Richtige Raumtemperatur

  • Senken Sie die Raumtemperatur in allen Räumen um ein Grad und sparen Sie so rund sechs Prozent der Heizenergie! Die ideale Raumtemperatur für Wohn- und Arbeitsräume liegt bei etwa 20° C.
  • Während längerer Abwesenheit (z. B. Urlaub) nutzen Sie auch tagsüber die Nachtabsenkung. 15° C oder weniger sind in Ordnung.
  • Stellen Sie die Thermostatventile richtig ein.

Richtiges Lüften

  •  Lüften Sie daher zweimal täglich kurz und gründlich mit weit geöffneten Fenstern für nicht länger als 5 Minuten („Stoßlüftung“)! Ersparnis: ca. 15 %. Nicht empfehlenswert: Ein ständig gekipptes Fenster bringt wenig frische Luft und verursacht hohe Heizkosten.

Fenster und Türen

  • Lassen Sie die Wärme nicht entweichen!

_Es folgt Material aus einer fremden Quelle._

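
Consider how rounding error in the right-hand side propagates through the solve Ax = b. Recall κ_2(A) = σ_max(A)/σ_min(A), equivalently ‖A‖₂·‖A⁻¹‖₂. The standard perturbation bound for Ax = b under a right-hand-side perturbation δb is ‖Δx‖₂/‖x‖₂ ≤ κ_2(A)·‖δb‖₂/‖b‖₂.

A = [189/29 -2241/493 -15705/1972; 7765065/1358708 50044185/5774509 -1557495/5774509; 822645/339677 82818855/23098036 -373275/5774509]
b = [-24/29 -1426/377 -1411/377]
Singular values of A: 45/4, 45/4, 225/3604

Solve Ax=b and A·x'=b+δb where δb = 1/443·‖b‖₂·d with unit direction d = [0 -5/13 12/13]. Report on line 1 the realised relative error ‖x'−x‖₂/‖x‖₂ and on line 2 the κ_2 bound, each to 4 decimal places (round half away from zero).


0.0061
0.4068

σ_max = 45/4, σ_min = 225/3604
condition number: (45/4) ÷ (225/3604) = 180.2000
bound on ‖Δx‖/‖x‖: κ·ε = 180.2000·1/443 = 0.4068
solve Ax = b  →  x = [-19.5058 11.7248 -22.5506]
2-norm of b is 5.3852; of x, 32.0386
with δb = [0.0000 -0.0047 0.0112], A·Δx = δb → ‖Δx‖ = 0.1947
dividing the unrounded norms, ‖Δx‖/‖x‖ = 0.0061
realised/bound (from unrounded values) ≈ 0.0149


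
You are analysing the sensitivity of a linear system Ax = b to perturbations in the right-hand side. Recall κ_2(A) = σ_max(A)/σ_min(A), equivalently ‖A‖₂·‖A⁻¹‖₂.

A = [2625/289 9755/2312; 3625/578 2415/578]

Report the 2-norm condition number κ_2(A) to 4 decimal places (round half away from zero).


13.6000

M = AᵀA = [40703125/334084 43115625/668168; 43115625/668168 188475625/5345344]. tr(M)=2905625/18496, det(M)=9765625/73984
λ_max, λ_min = (2905625/18496 ± √8262031640625/342102016)/2 = 625/4, 15625/18496
so κ_2 = √((625/4) / (15625/18496)) = 13.6000


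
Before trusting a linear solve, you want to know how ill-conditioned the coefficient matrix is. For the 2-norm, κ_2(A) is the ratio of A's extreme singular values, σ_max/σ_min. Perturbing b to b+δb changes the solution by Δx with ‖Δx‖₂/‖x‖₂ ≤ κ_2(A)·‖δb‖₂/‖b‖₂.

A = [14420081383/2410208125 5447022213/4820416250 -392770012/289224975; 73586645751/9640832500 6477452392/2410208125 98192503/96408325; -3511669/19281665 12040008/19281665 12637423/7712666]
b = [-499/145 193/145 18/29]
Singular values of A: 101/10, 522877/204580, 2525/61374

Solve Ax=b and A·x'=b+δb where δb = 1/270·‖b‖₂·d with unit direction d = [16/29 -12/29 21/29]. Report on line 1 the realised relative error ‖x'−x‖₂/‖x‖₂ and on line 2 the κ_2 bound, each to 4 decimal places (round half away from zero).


from the listed singular values, σ₁ = 101/10, σ_n = 2525/61374
condition number: (101/10) ÷ (2525/61374) = 245.4960
perturbation bound = 245.4960·1/270 = 0.9092
solve Ax = b  →  x = [-12.7861 43.4843 -17.6138]
‖b‖ = 3.7417, ‖x‖ = 48.6273
δb = ε·‖b‖·d = [0.0076 -0.0057 0.0100]; solving A·Δx = δb gives ‖Δx‖ = 0.3368
relative error = 0.0069
so the bound overstates the realised error by a factor of ≈ 131.2616 (computed from the unrounded values)

0.0069
0.9092


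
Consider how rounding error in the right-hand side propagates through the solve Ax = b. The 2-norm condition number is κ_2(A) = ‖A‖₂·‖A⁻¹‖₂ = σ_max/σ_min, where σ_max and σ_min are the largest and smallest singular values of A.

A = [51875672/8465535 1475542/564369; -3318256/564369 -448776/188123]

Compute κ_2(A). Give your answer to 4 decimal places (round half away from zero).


AᵀA = [6145684297024/85214367225 170697559184/5680957815; 170697559184/5680957815 4744141828/378730521]; tr = 42681160996/504227025, det = 286557184/504227025
char-poly roots: 2116/25 and 135424/20169081
so κ_2 = √((2116/25) / (135424/20169081)) = 112.2750

112.2750


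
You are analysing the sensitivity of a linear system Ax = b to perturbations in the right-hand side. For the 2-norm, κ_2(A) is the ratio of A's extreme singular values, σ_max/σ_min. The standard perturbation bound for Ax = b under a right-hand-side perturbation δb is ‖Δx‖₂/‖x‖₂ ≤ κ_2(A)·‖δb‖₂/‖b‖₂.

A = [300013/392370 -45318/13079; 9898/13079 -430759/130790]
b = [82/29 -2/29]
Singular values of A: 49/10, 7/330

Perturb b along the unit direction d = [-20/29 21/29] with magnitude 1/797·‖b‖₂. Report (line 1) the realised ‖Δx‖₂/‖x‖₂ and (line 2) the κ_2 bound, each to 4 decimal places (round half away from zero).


largest singular value 49/10, smallest 7/330
condition number: (49/10) ÷ (7/330) = 231.0000
bound on ‖Δx‖/‖x‖: κ·ε = 231.0000·1/797 = 0.2898
solve Ax = b  →  x = [-91.8965 -21.0951]
‖b‖ = 2.8284, ‖x‖ = 94.2866
δb = ε·‖b‖·d = [-0.0024 0.0026]; solving A·Δx = δb gives ‖Δx‖ = 0.1673
dividing the unrounded norms, ‖Δx‖/‖x‖ = 0.0018
tightness: 0.0018 against a bound of 0.2898 (unrounded ratio ≈ 0.0061)

0.0018
0.2898


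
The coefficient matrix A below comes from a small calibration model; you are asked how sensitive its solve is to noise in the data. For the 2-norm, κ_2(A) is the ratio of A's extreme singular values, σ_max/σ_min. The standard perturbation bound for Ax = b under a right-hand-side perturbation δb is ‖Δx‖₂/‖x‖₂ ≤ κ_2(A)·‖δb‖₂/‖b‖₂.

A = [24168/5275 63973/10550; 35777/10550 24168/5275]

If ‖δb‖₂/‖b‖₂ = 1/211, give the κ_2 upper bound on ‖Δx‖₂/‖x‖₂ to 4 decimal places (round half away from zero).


form AᵀA = [28930901/890420 9643032/222605; 9643032/222605 51431309/890420] with trace 8036221/89042 and determinant 130321/712336
eigenvalues of AᵀA: λ = (tr ± √(tr²−4·det))/2 = 361/4, 361/178084
σ_max=√(361/4)=(19/2), σ_min=√(361/178084)=(19/422) → κ = 211.0000
κ_2(A)·‖δb‖/‖b‖ = 1.0000

1.0000


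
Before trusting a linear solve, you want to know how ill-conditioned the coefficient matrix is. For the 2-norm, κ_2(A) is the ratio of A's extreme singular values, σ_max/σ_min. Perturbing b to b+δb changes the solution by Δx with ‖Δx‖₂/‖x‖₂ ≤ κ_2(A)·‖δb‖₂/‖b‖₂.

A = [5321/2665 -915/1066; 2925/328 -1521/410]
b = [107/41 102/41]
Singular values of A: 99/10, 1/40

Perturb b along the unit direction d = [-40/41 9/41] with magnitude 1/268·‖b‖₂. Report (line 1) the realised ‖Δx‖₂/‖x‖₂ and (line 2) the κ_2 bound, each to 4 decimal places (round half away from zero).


0.0067
1.4776

largest singular value 99/10, smallest 1/40
condition number: (99/10) ÷ (1/40) = 396.0000
bound on ‖Δx‖/‖x‖: κ·ε = 396.0000·1/268 = 1.4776
solve Ax = b  →  x = [-30.4895 -73.9627]
2-norm of b is 3.6056; of x, 80.0006
with δb = [-0.0131 0.0030], A·Δx = δb → ‖Δx‖ = 0.5381
relative error = 0.0067
tightness: 0.0067 against a bound of 1.4776 (unrounded ratio ≈ 0.0046)


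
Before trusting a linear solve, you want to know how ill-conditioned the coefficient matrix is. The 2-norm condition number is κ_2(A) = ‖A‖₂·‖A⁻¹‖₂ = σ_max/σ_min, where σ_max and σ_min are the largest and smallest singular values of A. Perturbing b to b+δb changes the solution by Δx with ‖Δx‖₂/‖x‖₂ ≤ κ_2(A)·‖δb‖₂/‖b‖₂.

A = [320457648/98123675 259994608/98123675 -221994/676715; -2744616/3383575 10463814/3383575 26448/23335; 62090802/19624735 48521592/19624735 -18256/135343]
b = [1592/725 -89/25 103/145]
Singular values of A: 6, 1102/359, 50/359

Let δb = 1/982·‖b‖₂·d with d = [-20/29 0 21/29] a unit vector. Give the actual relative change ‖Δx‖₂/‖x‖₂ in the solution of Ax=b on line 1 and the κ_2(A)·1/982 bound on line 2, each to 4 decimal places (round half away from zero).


σ_max = 6, σ_min = 50/359
κ_2(A) = 6 / (50/359) = 43.0800
κ_2(A)·‖δb‖/‖b‖ = 0.0439
solve Ax = b  →  x = [-1.0138 1.1956 -7.1289]
‖b‖₂ = 4.2426 and ‖x‖₂ = 7.2992
re-solving with b+δb shifts x by Δx of norm 0.0310
relative error = 0.0042
realised/bound (from unrounded values) ≈ 0.0969

0.0042
0.0439


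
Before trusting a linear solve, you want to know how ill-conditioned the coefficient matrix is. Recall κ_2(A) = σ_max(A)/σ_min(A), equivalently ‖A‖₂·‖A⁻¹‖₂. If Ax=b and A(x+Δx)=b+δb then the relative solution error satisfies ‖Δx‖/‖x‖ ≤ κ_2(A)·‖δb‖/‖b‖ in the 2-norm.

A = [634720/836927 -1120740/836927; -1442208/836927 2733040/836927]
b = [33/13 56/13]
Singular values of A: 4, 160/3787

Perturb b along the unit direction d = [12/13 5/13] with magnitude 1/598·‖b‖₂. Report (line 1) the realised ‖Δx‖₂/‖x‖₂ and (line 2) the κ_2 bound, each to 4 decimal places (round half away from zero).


σ_max = 4, σ_min = 160/3787
κ = σ_max/σ_min = 4/(160/3787) = 94.6750
κ_2(A)·‖δb‖/‖b‖ = 0.1583
solve Ax = b  →  x = [83.1838 45.2147]
‖b‖ = 5.0000, ‖x‖ = 94.6780
Δx = A⁻¹·δb where δb = 1/598·5.0000·d; ‖Δx‖ = 0.1979
realised ‖Δx‖/‖x‖ = 0.0021
tightness: 0.0021 against a bound of 0.1583 (unrounded ratio ≈ 0.0132)

0.0021
0.1583


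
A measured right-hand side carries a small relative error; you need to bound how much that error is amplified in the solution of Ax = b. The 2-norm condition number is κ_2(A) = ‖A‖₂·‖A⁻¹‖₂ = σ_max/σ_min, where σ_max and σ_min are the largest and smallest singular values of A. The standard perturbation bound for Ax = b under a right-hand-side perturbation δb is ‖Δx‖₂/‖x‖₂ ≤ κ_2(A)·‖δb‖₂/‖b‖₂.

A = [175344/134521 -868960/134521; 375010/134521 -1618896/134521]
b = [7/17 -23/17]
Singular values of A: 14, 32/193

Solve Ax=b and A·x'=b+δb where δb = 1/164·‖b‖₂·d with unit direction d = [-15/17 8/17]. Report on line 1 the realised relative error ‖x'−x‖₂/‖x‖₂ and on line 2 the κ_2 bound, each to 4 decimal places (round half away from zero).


0.0086
0.5149

largest singular value 14, smallest 32/193
κ_2(A) = 14 / (32/193) = 84.4375
worst-case relative error ≤ 84.4375 × 1/164 = 0.5149
solve Ax = b  →  x = [-5.8998 -1.2542]
‖b‖₂ = 1.4142 and ‖x‖₂ = 6.0317
with δb = [-0.0076 0.0041], A·Δx = δb → ‖Δx‖ = 0.0520
dividing the unrounded norms, ‖Δx‖/‖x‖ = 0.0086
realised/bound (from unrounded values) ≈ 0.0167


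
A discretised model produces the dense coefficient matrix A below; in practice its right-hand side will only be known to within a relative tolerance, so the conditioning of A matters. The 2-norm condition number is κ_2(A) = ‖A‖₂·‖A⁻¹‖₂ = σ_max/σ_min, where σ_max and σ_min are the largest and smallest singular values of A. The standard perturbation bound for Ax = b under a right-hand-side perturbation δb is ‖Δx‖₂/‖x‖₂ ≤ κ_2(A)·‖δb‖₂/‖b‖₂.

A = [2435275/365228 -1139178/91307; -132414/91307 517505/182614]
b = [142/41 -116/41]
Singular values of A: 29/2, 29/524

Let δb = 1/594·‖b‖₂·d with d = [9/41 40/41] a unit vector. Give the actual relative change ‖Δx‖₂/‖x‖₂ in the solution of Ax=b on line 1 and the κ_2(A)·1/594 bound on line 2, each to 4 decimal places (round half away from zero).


0.0038
0.4411

σ_max = 29/2, σ_min = 29/524
condition number: (29/2) ÷ (29/524) = 262.0000
κ_2(A)·‖δb‖/‖b‖ = 0.4411
solve Ax = b  →  x = [-31.7566 -17.2495]
‖b‖₂ = 4.4721 and ‖x‖₂ = 36.1390
δb = ε·‖b‖·d = [0.0017 0.0073]; solving A·Δx = δb gives ‖Δx‖ = 0.1360
dividing the unrounded norms, ‖Δx‖/‖x‖ = 0.0038
realised/bound (from unrounded values) ≈ 0.0085


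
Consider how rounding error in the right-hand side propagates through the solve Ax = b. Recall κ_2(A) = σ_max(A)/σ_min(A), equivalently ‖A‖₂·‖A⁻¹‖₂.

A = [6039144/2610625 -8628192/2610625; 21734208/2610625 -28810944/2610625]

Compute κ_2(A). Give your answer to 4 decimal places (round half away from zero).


M = AᵀA = [814155292224/10904580625 -1085263909632/10904580625; -1085263909632/10904580625 1447225906176/10904580625]. tr(M)=90455247936/436183225, det(M)=1719926784/436183225
solving λ² − 90455247936/436183225·λ + 1719926784/436183225 = 0 gives λ = 5184/25, 331776/17447329
so κ_2 = √((5184/25) / (331776/17447329)) = 104.4250

104.4250


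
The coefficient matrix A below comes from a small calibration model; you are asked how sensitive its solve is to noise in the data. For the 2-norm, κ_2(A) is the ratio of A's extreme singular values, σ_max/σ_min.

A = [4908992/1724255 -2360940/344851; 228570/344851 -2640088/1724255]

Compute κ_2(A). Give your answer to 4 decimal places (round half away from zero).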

Schließen Sie nachts Ihre Rolläden und die Vorhänge, damit die Wärmeverluste durchs Fenster verringert werden.
  • Durch das Abdichten von Fugen an Fenstern und Türen sparen Sie bis zu 5 % Heizenergie.

Heizkörper

  • Verdecken Sie Heizkörper nicht durch Vorhänge oder Möbel – das spart bis zu 20 % Wärme.
  • Entlüften Sie regelmäßig die Heizkörper. Gluckern die Heizkörper, ist das ein deutliches Zeichen dafür, dass die Wärmeabgabe bereits beeinträchtigt ist.